À Terre-Neuve, les employeurs sont tenus de continuer à rémunérer les travailleurs sélectionnés pour faire office de juré. Cela ne fait que déplacer le fardeau financier de l’individu vers son employeur, et c’est loin d’être une solution idéale.

L’approche de la Saskatchewan est la meilleure au pays. Les jurés reçoivent 110 dollars pour chaque journée ou partie de journée d’un procès pénal ou civil, soit plus que l’équivalent des 105 dollars de salaire quotidien d’un emploi au salaire minimum. (En 2019, la province a considérablement augmenté ces tarifs, passant d’un paiement quotidien de 80 $ pour les procès criminels à 25 $ pour les procédures civiles.)

La province couvre également les frais de garde d’enfants jusqu’à 40 $ par enfant et par jour, et les frais de garde des personnes âgées jusqu’à 80 $ par jour et par personne. La plupart des autres provinces n’offrent pas de tels paiements, érigeant ainsi un autre obstacle qui constitue une discrimination systémique à l’égard des personnes les plus susceptibles d’être soignantes : les femmes.

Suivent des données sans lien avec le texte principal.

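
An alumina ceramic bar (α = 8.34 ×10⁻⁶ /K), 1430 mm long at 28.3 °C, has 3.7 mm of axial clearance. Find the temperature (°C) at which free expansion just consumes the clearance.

339 °C

α·L₀·ΔT = 3.7 mm ⇒ ΔT = 3.7 / (8.34×10⁻⁶ × 1430.0) = 310.2 K.
T = 28.3 + 310.2 = 338.5 °C.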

De plus, la Saskatchewan rembourse les frais de déplacement conformément aux paiements versés à ses propres employés voyageant pour le compte du gouvernement.

Même la Saskatchewan n’atteint pas le seuil proposé par le comité de justice des Communes en 2018, qui recommandait un tarif journalier de 120 $ (l’équivalent de plus de 140 $ actuellement). Pourtant, son approche est de loin la plus équitable du pays, celle qui reconnaît la valeur du système de jury. Pour toute province qui s’inquiète du coût d’une poursuite en justice, la Saskatchewan a une réponse : un juré qui continue de recevoir son salaire régulier n’est pas admissible aux honoraires quotidiens.

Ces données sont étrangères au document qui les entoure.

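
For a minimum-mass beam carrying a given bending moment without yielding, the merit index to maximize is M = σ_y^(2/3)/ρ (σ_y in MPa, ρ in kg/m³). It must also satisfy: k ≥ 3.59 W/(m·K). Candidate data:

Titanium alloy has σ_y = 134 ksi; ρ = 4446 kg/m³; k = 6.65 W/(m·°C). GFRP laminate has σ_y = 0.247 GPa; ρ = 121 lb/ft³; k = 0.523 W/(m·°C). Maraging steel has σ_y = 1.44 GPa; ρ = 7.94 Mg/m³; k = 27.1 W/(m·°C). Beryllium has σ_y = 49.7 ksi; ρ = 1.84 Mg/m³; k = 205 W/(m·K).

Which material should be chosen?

Screen on constraints: k ≥ 3.59 W/(m·K). Survivors: titanium alloy, maraging steel, beryllium.
Putting every candidate on a common basis:
  titanium alloy: σ_y = 923.9 MPa, ρ = 4446 kg/m³
  maraging steel: σ_y = 1440 MPa, ρ = 7940 kg/m³
  beryllium: σ_y = 342.7 MPa, ρ = 1840 kg/m³
  beryllium: M = 26.6×10⁻³
  titanium alloy: M = 21.3×10⁻³
  maraging steel: M = 16.1×10⁻³
Highest index: beryllium.

beryllium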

Le manuel du ministère fédéral de la Justice sur le devoir de juré note que la garantie constitutionnelle d’un procès avec jury « implique que le jury sera impartial et représentatif ». Il poursuit en affirmant que la composition d’un jury particulier ne doit pas nécessairement refléter la société canadienne, mais que l’État a l’obligation constitutionnelle de garantir qu’un « large échantillon de la société » participe au processus.

C’est la théorie. Cette pratique, en dehors de la Saskatchewan, teinte subtilement le groupe des jurés, incitant les Canadiens les plus pauvres, en particulier les femmes, à demander à être excusés. Les provinces assument l’essentiel de la responsabilité de résoudre ce problème, mais Ottawa a un rôle à jouer. Au-delà de souligner le problème, le gouvernement fédéral pourrait faire en sorte que les jurés paient en franchise d’impôt, limitant ainsi davantage les conséquences pour les travailleurs à faible revenu.

Lorsqu’il s’agit de rémunérer correctement les jurés, il ne devrait y avoir aucune excuse.